Догнал я их на тропе и окликнул женщину: «Поди сюда, молодка, нужно мне два слова сказать тебе…» Смолкли годулки, и песня смолкла. Женщина подошла, я отвел её в сторону, в руку деньги сунул, знаком показал – молчи, мол, и сказал шепотом: «Откупись и отспорь, сколько сумеешь, от долга, купи детишкам поесть». Уставилась она на меня, глазам своим не верит. Однако ж умная оказалась, быстро смекнула, сунула мешочек за пазуху. Дрожит вся, нагнулась руки мне целовать. «Стой тихо, увидят. Никому не говори, не то болярские слуги или музыканты отнять могут. Мужу тоже – ни слова». «Но как теперь быть? Как музыкантов назад повернуть?» «А ты иди, – говорю, – как шла, но как придешь к псу этому, болярину, спроси, сколько за тобой долгу и пообещай, что заплатишь. Цена рабам – дешевая, ему за тебя на торжище и двух золотых не взять». Так научил я её и пошел вслед за ними в болярское село.

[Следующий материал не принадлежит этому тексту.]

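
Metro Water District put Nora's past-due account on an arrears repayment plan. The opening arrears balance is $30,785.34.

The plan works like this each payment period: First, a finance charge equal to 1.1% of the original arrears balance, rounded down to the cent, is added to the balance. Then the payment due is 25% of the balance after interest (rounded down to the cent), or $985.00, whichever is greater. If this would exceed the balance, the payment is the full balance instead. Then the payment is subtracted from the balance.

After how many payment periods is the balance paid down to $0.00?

Payment period 1: opening $30,785.34; interest $338.63 → $31,123.97; payment $7,780.99; balance $23,342.98
Payment period 2: opening $23,342.98; interest $338.63 → $23,681.61; payment $5,920.40; balance $17,761.21
Payment period 3: opening $17,761.21; interest $338.63 → $18,099.84; payment $4,524.96; balance $13,574.88
Payment period 4: opening $13,574.88; interest $338.63 → $13,913.51; payment $3,478.37; balance $10,435.14
Payment period 5: opening $10,435.14; interest $338.63 → $10,773.77; payment $2,693.44; balance $8,080.33
Payment period 6: opening $8,080.33; interest $338.63 → $8,418.96; payment $2,104.74; balance $6,314.22
Payment period 7: opening $6,314.22; interest $338.63 → $6,652.85; payment $1,663.21; balance $4,989.64
Payment period 8: opening $4,989.64; interest $338.63 → $5,328.27; payment $1,332.06; balance $3,996.21
Payment period 9: opening $3,996.21; interest $338.63 → $4,334.84; payment $1,083.71; balance $3,251.13
Payment period 10: opening $3,251.13; interest $338.63 → $3,589.76; payment $985.00; balance $2,604.76
Payment period 11: opening $2,604.76; interest $338.63 → $2,943.39; payment $985.00; balance $1,958.39
Payment period 12: opening $1,958.39; interest $338.63 → $2,297.02; payment $985.00; balance $1,312.02
Payment period 13: opening $1,312.02; interest $338.63 → $1,650.65; payment $985.00; balance $665.65
Payment period 14: opening $665.65; interest $338.63 → $1,004.28; payment $985.00; balance $19.28
Payment period 15: opening $19.28; interest $338.63 → $357.91; payment $357.91; balance $0.00
Balance reaches $0.00 in payment period 15.

15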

А как подошли, сел я на берегу речушки, под иву. Во рту горечь, дьявол наседает: «Дуралей, зачем деньги отдал? Придет день, попадешь и сам в рабство, но обезображенный ты – никто тебя не купит, сразу прикончат». Однако ж чувствую – легче становится на душе, растёт во мне радость и любовь к той женщине. Поразмыслив, понял я, что не только ради неё, а всего рода болгарского ради совершил я это, что ради него убивал агарян и что возлюбил я его. Изумился я – когда же сие сделалось, как я прежде не сознавал? Ведь Иисуса Христа зарыл, от матери, отца, сестры отъединился. Да Искариот себя самого возлюбить не может, а вот, поди ж ты, возлюбил я простой народ, возлюбил без помощи того, кого некогда искал я в стенах обители… Судьба свела нас, наставник мой, в Тырновграде, разорению коего споспешествовали мы оба. Кто посмеялся над нами, тырновское светило?

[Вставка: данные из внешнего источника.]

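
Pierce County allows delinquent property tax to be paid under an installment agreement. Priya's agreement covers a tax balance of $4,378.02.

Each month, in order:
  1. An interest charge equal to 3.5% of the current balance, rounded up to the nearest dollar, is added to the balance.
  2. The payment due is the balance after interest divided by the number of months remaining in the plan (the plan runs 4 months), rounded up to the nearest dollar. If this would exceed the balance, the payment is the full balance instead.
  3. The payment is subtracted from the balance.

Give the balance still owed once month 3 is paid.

$1,213.02

Month 1: $4,378.02 +$154.00 interest = $4,532.02; pay $1,134.00 → $3,398.02
Month 2: $3,398.02 +$119.00 interest = $3,517.02; pay $1,173.00 → $2,344.02
Month 3: $2,344.02 +$83.00 interest = $2,427.02; pay $1,214.00 → $1,213.02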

Но слушай, как оказался я у тебя в тот июньский вечер и как узрел в тебе человеческую беспомощность, что заставляла тебя служить и Богу и дьяволу.
Ф
Когда разбил Баязид короля Лазара на Косовом поле, зажил я с одной вдовицей, и раны, полученные мною в битвах с агарянами, затянулись. Продавал в городе рыбу, бочарничал. Вдова умерла в тот самый год, когда султан пошел походом на Шишмана. Правитель города сражался с бессчетными полчищами турок и после приступа пал в бою. Захватили меня в полон вместе со множеством мужчин и женщин, и когда старых и немощных отделили от тех, кого намеревались продать в рабство, согнали нас к реке, чтобы порубить. Я ожидал своего череда положить голову на колоду, когда мимо прошел турок в зеленой чалме с длинным мечом. Увидал он меня, залился хохотом и ухватил за бороду, стал её рвать. Глаза наши встретились, его глаза показались мне знакомыми, и я сказал на греческом, ибо на греческих землях многие агаряне выучили их язык: «Зачем измываешься над поруганным? Дай мне спокойно предстать перед Господом». Поглядел он на меня пристальным взглядом, да как заорет: «Теофил, ты ли это, негодяй? Аллах милосердный, ты?!»